By Daniel Leussink
TOKYO - Japan's exports tumbled at their quickest pace in three years in October, threatening to tip the trade-reliant economy into recession as weakening demand from United States and China darkened the outlook.
Official data out on Wednesday showed Japan's exports fell 9.2% year-on-year in October, a bigger decline than the 7.6% drop expected by economists in a Reuters poll.
The feeble results, driven by plummeting shipments of cars and aircraft engines to the United States and plastic materials to China, marked the longest run of declines in exports since a 14-month stretch from October 2015 to November 2016.
"The main impression from the figures is that exports to the United States are getting weaker," said Takeshi Minami, chief economist at Norinchukin Research Institute.
The data comes after a preliminary reading of gross domestic product last week showed Japan's economy post the worst growth in a year in the third quarter.
Lawmakers have called on the government to boost spending by as much as 10 trillion yen ($92.08 billion) for the current fiscal year to support the economy, which many fear is facing additional pressure from a sales tax hike that took effect in October.
The government has said it plans to compile a stimulus package as soon as possible as a pre-emptive measure against heightening overseas risks.
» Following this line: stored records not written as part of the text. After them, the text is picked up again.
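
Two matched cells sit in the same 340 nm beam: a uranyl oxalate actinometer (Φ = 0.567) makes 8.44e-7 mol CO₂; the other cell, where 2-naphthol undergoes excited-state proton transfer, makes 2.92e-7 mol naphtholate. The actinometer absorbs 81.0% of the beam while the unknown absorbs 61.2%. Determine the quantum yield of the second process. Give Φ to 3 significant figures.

Φ = 0.260

Photons absorbed by the actinometer: 8.44e-7 / 0.567 = 1.489e-6 mol.
Incident flux: 1.489e-6 / 0.810 = 1.838e-6 einstein.
Absorbed by unknown: 0.612 × 1.838e-6 = 1.125e-6 mol.
Φ(unknown) = 2.92e-7 / 1.125e-6 = 0.260.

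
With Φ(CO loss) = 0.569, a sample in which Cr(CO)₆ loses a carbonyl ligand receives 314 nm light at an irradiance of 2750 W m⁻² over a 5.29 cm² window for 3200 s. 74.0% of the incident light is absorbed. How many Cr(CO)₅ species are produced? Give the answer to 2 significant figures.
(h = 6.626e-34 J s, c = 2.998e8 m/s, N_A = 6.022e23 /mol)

Photon energy at 314 nm: hc/λ = (6.626e-34)(2.998e8)/(314e-9) = 6.326e-19 J.
Energy delivered: (2750 W m⁻²)(5.29e-4 m²)(3200 s) = 4655 J.
Photons incident: 4655 / 6.326e-19 = 7.359e21, i.e. 7.359e21/6.022e23 = 0.01222 mol.
Photons absorbed: 0.740 × 0.01222 = 0.009043 mol.
Product: Φ × n_abs = 0.569 × 0.009043 = 0.005145 mol.
As a count: 0.005145 × 6.022e23 = 3.1e21.

3.1e21 species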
Some analysts have warned that the sales tax hike could damage the world's third-largest economy, as the last such increase did in 2014, especially if domestic consumption cools sharply.
While fiscal stimulus could help offset risks, such measures are unlikely to support the economy until next year, said Minami.
"There's a lag before fiscal stimulus measures come into effect and it's unclear how much effect they will have."
The Bank of Japan kept monetary policy steady last month but gave its strongest signal that it may cut interest rates in the near future.
The export slowdown was partly due to strengthening of the yen in October and a typhoon hitting Japan, said Taro Saito, executive research fellow at NLI Research Institute.
"There was a large fall, but it isn't so bad when taking the impact of the typhoon into account," Saito said.
Exports in volume terms, which excludes the exchange rate impact, slumped 4.4% in the year to October, the third consecutive month of declines and the largest fall since a 6.0% drop in August, the finance ministry said.
By destination, exports to China, Japan's biggest trading partner, slipped 10.3% year-on-year in October, down for the eighth month as shipments of plastics and car parts declined.
Exports to Asia, which account for more than half of Japan's overall exports, tumbled 11.2% in the year to October, down for the 12th month.
Japan's exports to the United States dropped 11.4% in the year to October, hurt by reduced shipments of 2,000 to 3,000 cc cars, aircraft engines and car parts.
Japan's lower house of parliament approved on Tuesday a limited trade deal Prime Minister Shinzo Abe agreed with the United States, clearing the way for tariff cuts next year on items including U.S. farm goods and Japanese machine tools.
The nation's overall imports sank 14.8% year-on-year, a smaller decline than the median estimate for a 16.0% decrease.
That pushed the trade balance to a surplus of 17.3 billion yen, from a deficit of 124.8 billion yen and against a 301.0 billion yen surplus expected by economists.